Toplantıda konuşan Ayfer Koçak, sürecin sadece Türkiye’yi değil Suriye, İran ve Irak’ı da ilgilendirdiğini belirterek, emperyalist güçlerin ve bölge devletlerinin müdahalelerinin sorunu daha da karmaşık hâle getirdiğini söyledi. Koçak, “Sorunun çözümünde halkın varlığını tanıma, eşit yurttaşlık ve onurlu yaşam hakları temelinde demokratik reformlar hayata geçirilmelidir. Aksi takdirde daha derin bir toplumsal, siyasal ve ekonomik krizle karşılaşabiliriz” dedi.
Koçak, Meclis’in önünde iki yol bulunduğunu vurgulayarak, “Ya tarihsel politik çıkmazların tekrarı olacak ya da eşitlikçi ve demokratik bir geleceğin kapısı aralanacaktır.
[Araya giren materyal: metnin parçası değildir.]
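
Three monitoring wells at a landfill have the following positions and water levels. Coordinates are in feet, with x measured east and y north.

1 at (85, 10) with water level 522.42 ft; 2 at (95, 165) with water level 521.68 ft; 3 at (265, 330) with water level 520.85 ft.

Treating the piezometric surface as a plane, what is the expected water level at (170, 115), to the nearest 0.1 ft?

521.9 ft

With h = a·x + b·y + c and 1 as origin, the differences give:
  10·a + 155·b = -0.74
  180·a + 320·b = -1.57
Eliminate b (×320 and ×155, subtract): -24700·a = 6.550 → a = ∂h/∂x = -0.0002652
Back-substitute: b = ∂h/∂y = -0.004757.
h(170, 115) = 522.42 + (-0.0002652)·(85) + (-0.004757)·(105) = 522.42 -0.023 -0.499 = 521.898 ft.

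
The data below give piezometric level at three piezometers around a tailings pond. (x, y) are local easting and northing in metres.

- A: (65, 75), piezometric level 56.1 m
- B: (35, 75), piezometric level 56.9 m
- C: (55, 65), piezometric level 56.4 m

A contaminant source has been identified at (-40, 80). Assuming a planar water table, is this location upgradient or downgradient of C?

upgradient

Differences from A: to B (Δx, Δy, Δh) = (-30, 0, +0.8); to C = (-10, -10, +0.3).
Solve a·Δx + b·Δy = Δh: det = (-30)·(-10) − (-10)·0 = 300.
∂h/∂x = [(+0.8)·(-10) − (+0.3)·0] / 300 = -0.02667
∂h/∂y = [(-30)·(+0.3) − (-10)·(+0.8)] / 300 = -0.003333
Head at (-40, 80) = 56.1 + (-0.02667)·(-105) + (-0.003333)·(5) = 58.88 m.
That is higher than the 56.4 m at C, so the point is upgradient.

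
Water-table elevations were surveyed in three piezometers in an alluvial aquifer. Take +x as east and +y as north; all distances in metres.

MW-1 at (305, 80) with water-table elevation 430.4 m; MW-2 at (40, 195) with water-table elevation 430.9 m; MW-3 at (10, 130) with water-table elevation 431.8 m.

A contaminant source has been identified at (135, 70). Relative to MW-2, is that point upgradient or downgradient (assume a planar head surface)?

With h = a·x + b·y + c and MW-1 as origin, the differences give:
  (-265)·a + 115·b = +0.5
  (-295)·a + 50·b = +1.4
Eliminate b (×50 and ×115, subtract): 20675·a = -136.00 → a = ∂h/∂x = -0.006578
Back-substitute: b = ∂h/∂y = -0.01081.
Head at (135, 70) = 430.4 + (-0.006578)·(-170) + (-0.01081)·(-10) = 431.63 m.
That is higher than the 430.9 m at MW-2, so the point is upgradient.

upgradient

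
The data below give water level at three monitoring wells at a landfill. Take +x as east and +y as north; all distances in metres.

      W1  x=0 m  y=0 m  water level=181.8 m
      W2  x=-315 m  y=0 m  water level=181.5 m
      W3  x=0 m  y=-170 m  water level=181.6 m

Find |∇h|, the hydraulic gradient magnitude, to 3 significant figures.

∂h/∂x = (181.5 − 181.8) / (-315 − 0) = +0.0009524
∂h/∂y = (181.6 − 181.8) / (-170 − 0) = +0.001176
|∇h| = √(0.0009524² + 0.001176²) = 0.001513

0.00151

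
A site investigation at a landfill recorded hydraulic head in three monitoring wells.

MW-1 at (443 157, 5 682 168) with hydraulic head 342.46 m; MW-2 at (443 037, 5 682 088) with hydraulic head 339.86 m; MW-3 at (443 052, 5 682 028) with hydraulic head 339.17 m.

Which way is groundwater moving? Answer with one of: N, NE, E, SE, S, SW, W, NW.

Taking MW-1 as reference: MW-2−MW-1 = (-120, -80, -2.60); MW-3−MW-1 = (-105, -140, -3.29).
Solve a·Δx + b·Δy = Δh: det = (-120)·(-140) − (-105)·(-80) = 8400.
∂h/∂x = [(-2.60)·(-140) − (-3.29)·(-80)] / 8400 = +0.01200
∂h/∂y = [(-120)·(-3.29) − (-105)·(-2.60)] / 8400 = +0.01450
Flow = −∇h = (-0.01200 east, -0.01450 north), which points southwest.

SW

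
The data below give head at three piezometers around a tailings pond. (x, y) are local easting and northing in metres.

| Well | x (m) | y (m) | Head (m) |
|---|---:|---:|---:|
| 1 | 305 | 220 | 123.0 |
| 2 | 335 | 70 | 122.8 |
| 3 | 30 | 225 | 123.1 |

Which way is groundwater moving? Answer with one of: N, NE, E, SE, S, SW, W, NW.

Differences from 1: to 2 (Δx, Δy, Δh) = (30, -150, -0.2); to 3 = (-275, 5, +0.1).
Determinant of the coordinate differences = 30·5 − (-275)·(-150) = -41100.
∂h/∂x = [(-0.2)·5 − (+0.1)·(-150)] / -41100 = -0.0003406
∂h/∂y = [30·(+0.1) − (-275)·(-0.2)] / -41100 = +0.001265
Flow = −∇h = (+0.0003406 east, -0.001265 north), which points south.

S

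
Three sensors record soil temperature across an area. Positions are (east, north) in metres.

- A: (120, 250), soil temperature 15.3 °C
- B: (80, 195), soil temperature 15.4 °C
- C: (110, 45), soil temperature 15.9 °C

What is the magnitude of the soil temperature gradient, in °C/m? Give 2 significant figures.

0.0034 °C/m

Differences from A: to B (Δx, Δy, Δh) = (-40, -55, +0.1); to C = (-10, -205, +0.6).
Determinant of the coordinate differences = (-40)·(-205) − (-10)·(-55) = 7650.
∂T/∂x = [(+0.1)·(-205) − (+0.6)·(-55)] / 7650 = +0.001634
∂T/∂y = [(-40)·(+0.6) − (-10)·(+0.1)] / 7650 = -0.003007
|∇f| = √(0.001634² + -0.003007²) = 0.003422 °C/m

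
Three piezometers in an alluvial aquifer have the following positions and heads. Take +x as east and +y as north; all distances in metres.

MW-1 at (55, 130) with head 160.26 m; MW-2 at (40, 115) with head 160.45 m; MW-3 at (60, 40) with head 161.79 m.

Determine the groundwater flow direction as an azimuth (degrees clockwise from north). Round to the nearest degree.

With h = a·x + b·y + c and MW-1 as origin, the differences give:
  (-15)·a + (-15)·b = +0.19
  5·a + (-90)·b = +1.53
Eliminate b (×(-90) and ×(-15), subtract): 1425·a = 5.850 → a = ∂h/∂x = +0.004105
Back-substitute: b = ∂h/∂y = -0.01677.
Flow direction (−∇h) has components (-0.004105 E, +0.01677 N).
Azimuth = atan2(E, N) = atan2(-0.004105, +0.01677) = 346.2° ≈ 346°.

346°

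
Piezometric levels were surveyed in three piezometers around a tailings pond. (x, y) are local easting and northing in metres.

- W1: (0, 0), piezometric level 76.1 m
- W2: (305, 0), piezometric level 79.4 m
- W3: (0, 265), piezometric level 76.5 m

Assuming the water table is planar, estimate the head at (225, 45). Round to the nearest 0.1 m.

78.6 m

∂h/∂x = (79.4 − 76.1) / (305 − 0) = +0.01082
∂h/∂y = (76.5 − 76.1) / (265 − 0) = +0.001509
h(225, 45) = 76.1 + (+0.01082)·(225) + (+0.001509)·(45) = 76.1 +2.434 +0.068 = 78.602 m.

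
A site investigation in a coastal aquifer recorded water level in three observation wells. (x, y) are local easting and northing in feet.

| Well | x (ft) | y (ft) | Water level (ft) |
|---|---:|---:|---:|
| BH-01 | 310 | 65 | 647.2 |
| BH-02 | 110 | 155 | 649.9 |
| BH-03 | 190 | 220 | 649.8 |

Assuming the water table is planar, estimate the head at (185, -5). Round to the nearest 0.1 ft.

With h = a·x + b·y + c and BH-01 as origin, the differences give:
  (-200)·a + 90·b = +2.7
  (-120)·a + 155·b = +2.6
Eliminate b (×155 and ×90, subtract): -20200·a = 184.50 → a = ∂h/∂x = -0.009134
Back-substitute: b = ∂h/∂y = +0.009703.
h(185, -5) = 647.2 + (-0.009134)·(-125) + (+0.009703)·(-70) = 647.2 +1.142 -0.679 = 647.663 ft.

647.7 ft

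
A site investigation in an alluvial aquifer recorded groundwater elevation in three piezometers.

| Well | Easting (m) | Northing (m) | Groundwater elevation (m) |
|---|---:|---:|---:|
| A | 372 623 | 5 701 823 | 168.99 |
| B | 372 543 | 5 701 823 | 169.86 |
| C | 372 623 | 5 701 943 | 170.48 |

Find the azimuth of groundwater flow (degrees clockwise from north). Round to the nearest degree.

∂h/∂x = (169.86 − 168.99) / (372543 − 372623) = -0.01088
∂h/∂y = (170.48 − 168.99) / (5701943 − 5701823) = +0.01242
Flow direction (−∇h) has components (+0.01088 E, -0.01242 N).
Azimuth = atan2(E, N) = atan2(+0.01088, -0.01242) = 138.8° ≈ 139°.

139°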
KESK, bu sorumluluğun farkındadır ve çözüm için emekçilerden yana görev bilinciyle hareket edecektir” ifadelerini kullandı.
Toplantıda ayrıca, 10 Ekim Gar katliamı ve OHAL döneminde KESK’e bağlı sendikaların üyelerinin maruz kaldığı ihraçlar hatırlatıldı. Koçak, anadil temelinde kamusal hizmet talebinin ve tüm halkların haklarının eşit biçimde tanınmasının önemine dikkat çekti.
Ahmet Karagöz ise devletin bugüne kadar somut adımlar atmadığını ve gerekli yasal düzenlemelerin yapılmadığını belirterek, çözüm için barış, tanıma, hoşgörü ve diyalog gibi ilkelerin uygulanması gerektiğini ifade etti.
Karagöz, KESK’in hazırladığı önerilerde şunlara yer verdi:
- Somut ve uygulanabilir bir eylem planı oluşturulmalı, kısa, orta ve uzun vadeli adımlar netleştirilmeli.
- Özgür bir ortam sağlanarak toplumun geniş kesimlerine çözüm önerileri aktarılmalı, ifade özgürlüğü güvence altına alınmalı.
- Eşitlikçi ve özgürlükçü bir yurttaşlık tanımı anayasa ile güvence altına alınmalı.
- Temel hak ve özgürlüklere ilişkin yasalar yeniden düzenlenmeli, seçim barajları kaldırılmalı ve yerel yönetimlerin yetkileri artırılmalı.
- Medyada nefret ve milliyetçi-militarist dilin kullanımı engellenmeli, güvenlik güçleri eşitlik ilkesiyle görev yapmalı.
- Eğitim sistemi yeniden yapılandırılmalı, müfredatta eşitlik ve insan hakları temel alınmalı.
- Zorunlu göç ve mağduriyet yaşayan yurttaşlar için geri dönüş ve destek mekanizmaları hayata geçirilmeli.
- Demokratik süreçlere katılan, haklarını savunan kişi ve gruplar için af ve yasal güvenceler sağlanmalı.
Koçak ve Karagöz, barış ve demokrasi temelinde Türkiye’de tüm halkların eşit haklara sahip olduğu bir düzenin kurulması gerektiğinin altını çizdi.